Sembrava una faida familiare, è diventata una polemica culturale. Ha scosso la Norvegia, dove è sorta, è poi approdata alla Fiera del libro di Francoforte fino a conquistare le pagine del New York Times. Sintetizzandosi in una domanda: come si conciliano, al giorno d’oggi, il rispetto della privacy e la necessità letteraria delle autobiografie?
All’origine di tutto c’è lo scontro tra le due sorelle Hjorth: Vigdis, la maggiore, è balzata ai primi posti delle vendite con il suo romanzo (autobiografico, appunto) in cui racconta il dramma familiare della scoperta, tardiva, di un abuso sessuale compiuto dal padre su una bambina – e la frattura che ne è conseguita. Tradotto anche in inglese (con il titolo Will and Testament), il libro è stato selezionato per la longlist del National Book Award 2019. È un esemplare perfetto del filone della Vircheligetslitteratur scandinava, cioè di quella “fiction della realtà” che traduce in forme narrative romanzesche particolari della vita privata.
La sorella minore, cioè Helga Hjorth, non è stata da meno e ha risposto con un altro romanzo, anche questo autobiografico, che racconta lo sconvolgimento della vita di una signora dopo la pubblicazione dell’autobiografia della sorella maggiore, piena di menzogne e accuse infondate.

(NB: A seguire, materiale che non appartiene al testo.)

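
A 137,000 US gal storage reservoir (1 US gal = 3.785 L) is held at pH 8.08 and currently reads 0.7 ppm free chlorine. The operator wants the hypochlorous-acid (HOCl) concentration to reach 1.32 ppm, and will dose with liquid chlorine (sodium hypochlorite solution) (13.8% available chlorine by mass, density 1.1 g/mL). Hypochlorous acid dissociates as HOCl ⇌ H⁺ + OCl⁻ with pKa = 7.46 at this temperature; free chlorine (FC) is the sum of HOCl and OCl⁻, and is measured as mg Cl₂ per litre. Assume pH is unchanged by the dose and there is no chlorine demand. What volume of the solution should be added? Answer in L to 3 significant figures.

20.9 L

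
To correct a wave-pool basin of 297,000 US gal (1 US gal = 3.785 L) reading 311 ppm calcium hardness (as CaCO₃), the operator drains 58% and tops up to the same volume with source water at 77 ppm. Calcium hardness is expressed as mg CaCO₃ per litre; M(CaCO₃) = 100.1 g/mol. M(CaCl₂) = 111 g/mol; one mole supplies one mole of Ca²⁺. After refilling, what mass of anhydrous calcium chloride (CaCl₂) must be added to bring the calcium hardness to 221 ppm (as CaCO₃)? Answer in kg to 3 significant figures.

57.0 kg

Volume: 297,000 US gal × 3.785 L/gal = 1,124,145 L.
After draining 58% and refilling: 311 × 0.42 + 77 × 0.58 = 175.28 ppm.
Deficit to target: 221 − 175.28 = 45.72 mg/L.
As CaCO₃: 45.72 mg/L × 1,124,145 L = 51,400 g; ÷ 100.1 = 513.4 mol Ca²⁺.
Mass: 513.4 × 111 = 56,990 g.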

Se a tutto questo si aggiunge il caso del loro connazionale Karl Ove Knausgaard, che nel suo monumentale ciclo di romanzi La mia lotta ha inserito dettagli personalissimi sulle sue due ex mogli (una delle quali, la seconda, ha risposto con un documentario e poi, come sembra ormai essere costume nazionale, con un altro libro), e se si considera la coincidenza del film francese Le Verità, basato sul conflitto tra una madre famosa e la figlia innescato dalla pubblicazione di un memoir pieno di inesattezze e invenzioni autobiografiche, si può dire che la questione colga davvero dei tratti problematici.
«È che in Norvegia siamo pochi. Tutti conoscono tutti, o quasi»
Alcuni minimizzano, come fa Geir Gulliksne, editor di Knausgaard. Nel suo caso, i libri vengono mandati prima della pubblicazione a tutte le persone coinvolte nella storia: possono scegliere se lasciare il proprio nome o adottare uno pseudonimo. Ma rispetto alla massa di dettagli e informazioni private messe in mostra – e, si può aggiungere, alla curiosità di chi vuole farsi gli affari altrui – appare un rimedio quanto meno insufficiente. Che fine fa la tutela della privacy?
È, di fatto, una nuova declinazione, molto poco accademica, del conflitto ormai classico tra “fiction” e “realtà”. E poiché sembra voler porre limiti alla scrittura (cioè all’arte) in nome del rispetto della sfera personale di qualcuno, si potrebbe perfino dire che arriva a toccare la dicotomia tra etica ed estetica.
Si esagera? Meglio tornare a terra, allora e fare come Ane Farsethaas, giornalista culturale del quotidiano norvegese Morgenbladet, che – come nota il New York Times, riduce tutto a una questione di nazionalità. «È che in Norvegia siamo pochi», dice. «Tutti conoscono tutti, o quasi». Oppure come fa il critico Preben Jordal, che lo interpreta come una questione di galateo: «Noi siamo abituati a essere, per dovere, simpatici con tutti. È uno shock allora quando uno scrittore è scortese con la madre o la nonna».
Una posizione minimalista, insomma, che – si suppone – non riuscirà a placare le polemiche. Del resto, al di là delle questioni di principio, gli ultimi a volerlo fare sono proprio gli editori. Ogni discussione, almeno in Norvegia, alimenterà il mercato librario e, ne consegue, farà crescere le vendite. Con il filone sempre fertile del mettere in piazza i fatti propri.